There was half an hour of daylight remaining. Stern's son flew to the top of a living-room bookcase and said, "Get me down from this blazing fire," and Stern climbed after him, throwing imaginary pails of water on the boy, and then swept him down to administer artificial respiration. They saw Popeye together on television, Stern's wife bringing them hamburgers while they watched the set. When he had eaten, Stern said he was going to see the man, and his wife for some reason said, "Be right back."
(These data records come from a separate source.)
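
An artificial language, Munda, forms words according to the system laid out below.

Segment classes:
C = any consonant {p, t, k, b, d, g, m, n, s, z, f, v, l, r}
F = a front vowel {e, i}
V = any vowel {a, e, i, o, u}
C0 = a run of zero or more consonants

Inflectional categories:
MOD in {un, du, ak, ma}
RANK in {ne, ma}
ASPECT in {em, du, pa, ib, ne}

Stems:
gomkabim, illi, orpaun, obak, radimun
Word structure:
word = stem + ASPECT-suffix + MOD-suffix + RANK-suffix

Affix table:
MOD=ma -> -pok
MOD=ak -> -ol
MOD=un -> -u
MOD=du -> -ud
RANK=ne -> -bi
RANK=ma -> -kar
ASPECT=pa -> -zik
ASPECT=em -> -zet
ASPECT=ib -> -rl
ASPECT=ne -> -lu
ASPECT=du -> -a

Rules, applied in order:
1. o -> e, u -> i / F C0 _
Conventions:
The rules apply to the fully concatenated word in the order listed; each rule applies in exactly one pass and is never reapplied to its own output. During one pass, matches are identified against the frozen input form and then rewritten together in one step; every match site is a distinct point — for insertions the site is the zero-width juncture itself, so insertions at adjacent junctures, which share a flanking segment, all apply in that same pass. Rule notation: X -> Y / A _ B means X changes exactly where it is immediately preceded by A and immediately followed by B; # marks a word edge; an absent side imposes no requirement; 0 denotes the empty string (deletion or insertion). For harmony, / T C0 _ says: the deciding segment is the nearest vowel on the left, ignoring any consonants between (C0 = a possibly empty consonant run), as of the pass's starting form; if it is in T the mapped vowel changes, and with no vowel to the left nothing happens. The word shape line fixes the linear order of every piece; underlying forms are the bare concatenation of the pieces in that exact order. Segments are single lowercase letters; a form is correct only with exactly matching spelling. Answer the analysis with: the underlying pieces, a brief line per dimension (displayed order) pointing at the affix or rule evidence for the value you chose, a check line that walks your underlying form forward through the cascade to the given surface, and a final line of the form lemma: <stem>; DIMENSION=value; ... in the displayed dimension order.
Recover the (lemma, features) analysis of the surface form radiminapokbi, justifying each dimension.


underlying: radimun-a-pok-bi
MOD=ma - signalled by the affix -pok
RANK=ne - signalled by the affix -bi
ASPECT=du - signalled by the affix -a
check: radimunapokbi -> radiminapokbi
lemma: radimun; MOD=ma; RANK=ne; ASPECT=du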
He did not take the car, wanting the walk so he could perhaps stop breathing hard. On the way over, he kept poking his fingers into his great belly, doing it harder and harder, making blotches in his white skin, to see if he could take body punches without losing his wind. He hit himself as hard as he could that way but decided that no matter how hard you did it to yourself, it wasn't the same as someone else. As he hit himself, a small temple of sweetness formed in his middle; he tried to press it aside, as though he could shove it along down to his legs, where it would be out of the way, but it would not move. The man's house was small and immaculately landscaped, but with a type of shrub Stern felt was much too commercial. It might have been considered beautiful at one time. A child's fire wagon stood outside. Stern walked past the house, near to the curb, and then walked on by it, stopping fifty yards or so away in a small wooded glade and ducking down to do some push-ups. He got up to nine, cheated another two, and when he arose, the sweetness was still there. He saw that he had gotten something on his hand, either manure or heavily fertilized earth. He wiped it on his olive-drab summer suit pants and kept wiping it as he walked back to the man's house again, past it, and on down the road to his own.

His wife was scrubbing some badly laid tile on the floor of the den, pretending the deep crevasses didn't exist. She was a long-nosed woman of twenty-nine with flaring buttocks and great eyes that seemed always on the edge of tears.

"Can you remember whether he actually shoved you down?" he asked her. "Whether there was physical contact?"

"I don't remember. Maybe he didn't."

"Because if there was physical contact, that's one thing. If he just said something, well, a man can say something. I just wish you had something on under there. I didn't know you go around that way. Don't do it any more."

"Did you see him?" his wife asked.

"No," said Stern.

"It doesn't make any difference," she said, continuing on the tile.